As a result the PBA was able to amplify actions and messages that resonated with very different people.
Invest time in your base and allies
To help our allies understand the issues, thecore group produced a range of resources that they could use as they wished. Joint parliamentary briefings highlighted the scale and diversity of concerns and we encouraged organisations that were less involved or less confident on specific policy points to use the key messaging documents we regularly updated.
The PBA also worked with a convenor who reached out to smaller organisations to ensure they were up to speed and felt empowered to participate in the campaign. We reached out to infrastructure groups to amplify complementary, but different voices. Unfortunately, though, we were less successful in gaining unusual allies, such as campaign groups, that resonate with Conservative MPs.
Active solidarity with marginalised groups underpinned our approach
Part 4 of the Bill criminalises trespass and will have a hugely damaging impact on Gypsy and Traveller communities in the UK. We knew from the start that the needs of these communities should be at the heart of the campaign, but there was always a risk that Part 3 (on protest) risked overshadowing Part 4 in terms of profile.
Friends, Families and Travellers’ participation in the core group helped mitigate against this to a degree, as did actively holding space in the working groups for Part 4 and supporting related grassroots actions organised outside the campaign. While we rightly deferred to Friends, Families and Travellers on Part 4, this placed significant pressure on them.
Even though the core group was clear that we needed to stand in solidarity with Gypsy and Traveller communities, it was challenging to galvanise the broader alliance behind Part 4. It became even harder to keep the issues in the public eye after we lost the final Lords vote on Part 4 by a single vote in December.
Complement, don’t undermine, grassroots action
A huge number and range of activists, groups, networks and organisations were seeking to either stop or amend different aspects of the Bill, from large household names like Christian Aid to grassroots groups such as Sisters Uncut and Drive2Survive.
The PBA recognised that as civil society organisations who have particular ways of working it was important that their advocacy did not inadvertently undermine the grassroots.

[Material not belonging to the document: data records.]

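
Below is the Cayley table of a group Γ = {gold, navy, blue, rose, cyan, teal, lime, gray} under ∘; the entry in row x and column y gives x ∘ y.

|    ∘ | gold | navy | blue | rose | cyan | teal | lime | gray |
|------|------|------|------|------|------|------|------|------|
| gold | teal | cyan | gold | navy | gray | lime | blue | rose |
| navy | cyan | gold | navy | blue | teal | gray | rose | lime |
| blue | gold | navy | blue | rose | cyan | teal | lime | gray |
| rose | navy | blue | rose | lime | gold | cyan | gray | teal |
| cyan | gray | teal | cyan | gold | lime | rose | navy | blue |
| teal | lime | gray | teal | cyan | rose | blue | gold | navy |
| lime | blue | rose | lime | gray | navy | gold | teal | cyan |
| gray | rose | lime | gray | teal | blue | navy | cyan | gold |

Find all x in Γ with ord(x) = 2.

Identity is blue. Compute the order of each non-identity element by repeated multiplication:
  gold: gold → teal → lime → blue  (order 4)
  navy: navy → gold → cyan → teal → gray → lime → rose → blue  (order 8)
  rose: rose → lime → gray → teal → cyan → gold → navy → blue  (order 8)
  cyan: cyan → lime → navy → teal → rose → gold → gray → blue  (order 8)
  teal: teal → blue  (order 2)
  lime: lime → teal → gold → blue  (order 4)
  gray: gray → gold → rose → teal → navy → lime → cyan → blue  (order 8)
Elements of order 2: {teal}.

{teal}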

As such, we consciously chose to avoid language that could feed into the frame of “good” or “bad” protesters, instead speaking about the motivations for people’s need to protest in the context of inaction from the government. This became especially important after the Insulate Britain protests.
Resilience is both a necessity and a victory in itself
An 80-seat government majority and packed media agenda meant gaining traction was a perpetual challenge. The busy parliamentary agenda led to sessions being regularly rescheduled, making it difficult for us to plan influencing activity. Many PBA members were also simultaneously working across other pieces of complex legislation, such as the Elections Bill.
Sheer tenacity was required to maintain momentum over an extended time both inside the coalition and externally with supporters, media and parliamentary champions. In the face of complex challenges, our resilience demonstrated to the government that it could not easily take away our rights or criminalise marginalised communities without opposition.
What comes next
The PCSC Bill may be over, but it remains vital that civil society continueto stand together in solidarity and find new ways of working across divides if we’re going to achieve the change we want to see in our communities. Maintaining our rights and freedoms depends on it.
We hope that others can learn from our campaign and are better equipped to stand up for the issues they believe in because of it.